Christian Fankhauser(in Swiss records it is spelled "Christen"), born at Trub, in the Canton of Bern Switzerland in 1661, is often cited as an ancestor of the Funkhouser families in America and while this no longer appears to be the case (see posting regarding Johannes Fankhauser and Barbara Habegger)the actual ancestors of the Funkhousers and other Fankhausers and Frankhousers,were definitely related and may have known him. His story is certainly an interesting one worth remembering and is part of the legacy of the broader Fankhauser/Frankhouser/Funkhouser families.
When he was still young Christen's parents, Peter and Catherina, moved a mile or two further up the Trubbach stream to a farm called the "Hinter Hutten" (literally the "upper buildings"} and when he married Barbara Habegger in 1685 it became their home. Several family trees cite Barbara's parents as Nicolaus Habegger and Barbara Rentch, but there is no record of such a couple at Trub or neighboring villages, but various members of the local Habegger families were involved with the Anabaptists movement that had flourished in the mountains of Switzerland for over 150 years and it may be through his wife that Christen began to be more involved with the Anabaptists. Basically the Bernese Anabaptists opposed the state supported Reformed Church and its intrusion into their lives by requiring baptism for their children, requiring attendance at communion, and paying fees to support the church. Many also refused to serve in or support the militia, because they believed that followers of Jesus should not fight in wars or use violence or force.
By 1690 Christen was being fined heavily and had to sell off his alpine pastures and cheese making equipment to pay the fines. Then in 1691 the Bernese government confiscated his farm, because he had apparently been holding illegal religious meetings and hiding other Anabaptists whom the authorities wanted to arrest. Barbara by this time had one child, Peter, and in 1692 another son, Hans, was born. They were able to stay on the farm but had to pay rents to the man appointed as custodian of the farm and guardian of Barbara and the children whom the authorities considered "abandonned." Christen was apparently hiding out in the mountains to escape arrest, but would come back whenever possible to visit his family and work on the farm. There was a special hiding place in the barn where he could elude the authorities if they came around.The older son Peter died as a child so a boy born in 1698 was also named Peter.
By 1705 Bernese officials decided to crack down and deport the most "troublesome" of the Anabaptists and for several years Christen was able to avoid capture but by 1709 they caught him and imprisoned him in the city of Bern. In the Spring of 1710 he was put on a boat with other prisoners and send down the Rhine and when they reached Holland the prisoners were suppose to be sold as galley slaves or shipped off to the wilderness in America. However, many escaped on the way down the river and in Holland the sympathetic Dutch set the remaining ones free rather than deport them.
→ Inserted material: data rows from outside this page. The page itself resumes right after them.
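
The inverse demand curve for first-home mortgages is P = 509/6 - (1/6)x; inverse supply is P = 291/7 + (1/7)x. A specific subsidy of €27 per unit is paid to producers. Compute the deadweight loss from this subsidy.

Pre-subsidy: 509/6 - (1/6)x = 291/7 + (1/7)x gives x* = 1817/13 and P* = 800/13.
With the subsidy, sellers receive Ps = Pb + 27 for each unit, where Pb is the price buyers pay.
On the curves, Pb = 509/6 - (1/6)x and Ps = 291/7 + (1/7)x; the wedge Ps − Pb = 27 gives 291/7 + (1/7)x − (509/6 - (1/6)x) = 27, so x' = 227.
Then Pb = 509/6 − (1/6)·227 = 47 and Ps = 291/7 + (1/7)·227 = 74.
The subsidy expands output by 227 − 1817/13 = 1134/13 past the efficient level; on those units the gap between marginal cost and willingness to pay runs from 0 up to 27.
DWL = ½ × 27 × 1134/13 = 15309/13.

Deadweight loss = 15309/13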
Christen made his way back to Switzerland and took refuge in the Jura Mountains,north east of Bern, in a rather desolate area under the authority of the Bishop of Basel, who allowed Anabaptist refugees to stay there as long as they behaved themselves. Christen would slip back whenever possible to visit his family. On one such occasion in 1716, he had to flee across the mountains into the Catholic Canton of Luzern to avoid arrest, but Luzern authorities, rather than turn him over to Bernese officials, sent him back to the Jura. He spent his last days at a "dairy" (cheese making business) at a village named Court and died there in 1733.
Barbara died at "Hinter Hutten" in 1721 and the farm was suppose to be turned over to their son, Peter, but he could not pay the huge price they demanded and instead paid interest on it for almost another 20 years. Finally in 1740 he petitioned the Tauferkammer (court dealing with Anabaptists) to get the farm back and forgive the principal because he denounced Anabaptism and had paid more interest than the principal. He also declared that he was the only son and only child of the Anabaptist, Christen Fankhauser. His request was granted. So it is obvious that his brother Hans also died as a child. Had he survived and even emigrated years before it would have been an important factor in the Tauferkammer's decisions.
Peter, son of Christen, had a large family of his own and direct descendants still own and live on the "Hinter Hutten" farm. Simon and Regula Fankhauser, the young couple who now live there, have been able to establish a small museum around the hiding place which can still be seen in the barn and the story of Christen Fankhauser and the Anabaptists is told in very attractive and modern displays. It is well worth a visit to anyone visiting the area.